As robots get more affordable and accessible for a wider range of companies, logistics providers are finding innovative new ways to incorporate them into their operations in order to help shippers run streamlined, automated supply chains.
Up until the last few years, industrial robotics and automation were designed around large-scale, homogenous products flowing through huge facilities. Now there’s literally “something for everyone” as more affordable, capable, and flexible robotics and automation solutions make their way into the nation’s fulfillment centers, distribution centers (DCs), and warehouses.
“Where it used to cost hundreds of thousands—or even millions—of dollars to develop automated facilities,” says John Stikes, DB Schenker’s Director of Innovation and E-Commerce, “that price has come down into the tens of thousands of dollars, effectively putting automation within reach for organizations of all sizes.”
From Manual to Automated
Making the business case for automation even more compelling is the fact that today’s robots are collaborative and able to safely work with humans; easier to program and deploy; able to learn various tasks (thanks to the advent of artificial intelligence and machine learning), and more adaptable.
“A radical transformation in industrial automation has occurred over the past decade, and it’s as much a technological shift as a consequence of the changing economy, one increasingly reliant on small runs, fast shipping, and nimble operations,” ZDNet points out. “A new generation of robots reflects these changes. They are quickly deployable, task-agnostic, smaller than their clunky forebears, and can work alongside humans outside of cages.”
According to MHI, 34% of companies are looking to robotics and automation to improve overall supply chain efficiencies—namely by handling previously-manual tasks like picking, sorting, inspecting, storing, handling, and classifying products.

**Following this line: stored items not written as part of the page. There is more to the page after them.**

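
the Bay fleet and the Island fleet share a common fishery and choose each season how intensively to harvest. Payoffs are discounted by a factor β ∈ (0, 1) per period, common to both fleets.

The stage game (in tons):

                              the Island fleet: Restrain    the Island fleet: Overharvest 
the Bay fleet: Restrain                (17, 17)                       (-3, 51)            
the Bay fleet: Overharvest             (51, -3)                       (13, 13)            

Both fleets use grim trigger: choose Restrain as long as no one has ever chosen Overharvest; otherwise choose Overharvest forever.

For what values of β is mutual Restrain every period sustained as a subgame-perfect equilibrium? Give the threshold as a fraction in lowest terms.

Under grim trigger the critical discount factor is (T−C)/(T−P) with T = 51, C = 17, P = 13.
β* = (51−17)/(51−13) = 34/38 = 17/19.

17/19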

Five years from now, the industry group expects robotics and automation adoption to rise to 53%.
Rapid Pace of Change
Pointing to collaborative robots—so named because they can be deployed to work alongside humans—as the fastest-growing segment of industrial automation, ZDNet says automation no longer requires the adoption of hundreds (or even dozens) of robots.
In fact, robotics manufacturer Yaskawa Motoman, estimates that 95 percent of its robotics customers have five robots or less.
“Compare that to the old days of industrial automation,” ZDNet adds, “when dozens or hundreds of task-specific robots were required to produce a finished product and you begin to see the magnitude of the shift.”
Stikes agrees and says the demise of many Fortune 500 companies could have something to do with the increased interest in automation. “In the last few years, we’ve seen a remarkable shift to flexible automation in response to the fact that 52% of the Fortune 500 companies don’t even exist anymore. They’re either out of business or have been merged into different companies,” says Stikes. “That’s a true testament to the rapid pace of change in business; it’s just incredible.”
The rapid pace of change has also impacted the logistics industry, where companies like DB Schenker are shifting to more digitized fulfillment, distribution, and delivery models. Ready to develop a fully-flexible, automated warehousing environment, the logistics provider recently began collaborating with IAM Robotics to blend innovative, leading-edge logistics technology into its operations.
As automation and robotics continue to pave new inroads in the logistics environment, this new collaboration will serve as a foundational platform for the use of these advanced technologies to help shippers work smarter, better, and faster.
By blending flexible robotics and automation in the warehousing environment, the company is now finding new ways to offset long-standing challenges such as the shrinking labor market and the demands of high-velocity e-commerce business models.
Making Things “Smaller”
As they help shippers leverage automation and robotics, logistics providers are also starting to make things “smaller,” and are looking for ways to shorten the overall supply chain while still providing shippers with highly-customizable, value-added services.
Achieving that goal requires multiple process flows and facilities—many of which still rely on large-scale automation that’s been in place for decades. “Those large-scale installations are still an important part of the market,” says Stikes, “but at the same time, automation is now available for most companies out there, instead of just very large, very static, process-oriented companies.”
Calling this trend “the democratization of automation and robotics,” Stikes says it’s effectively broadening out the marketplace and pushing companies to think more carefully about exactly what they implement and how they use it in their operations. E-commerce companies, for example, have invested heavily in automated equipment that helps them manage the high velocity of small orders that customers expect within one or two days.
Exciting Things Ahead
Thanks to the flexible nature of today’s automation and robotics solutions, those investments can be leveraged across different selling platforms—not just e-commerce. “We’re working with our partners to develop capacity with flexible autonomous vehicles, robots, and other innovations,” says Stikes, “to take strategies for one vertical and cross over to other verticals that are largely untouched from a small-scale automation standpoint (i.e., automotive and aerospace).”
Looking ahead, Stikes says logistics providers like DB Schenker will be looking for ways to provide expanded services to their customers. The democratization of robotics and automation will help them achieve those goals while also putting more power in the hands of shippers who need to differentiate themselves in an increasingly-competitive marketplace.
“We see pretty exciting things ahead,” says Stikes, “and we’re ready to be a part of that innovation and growth.”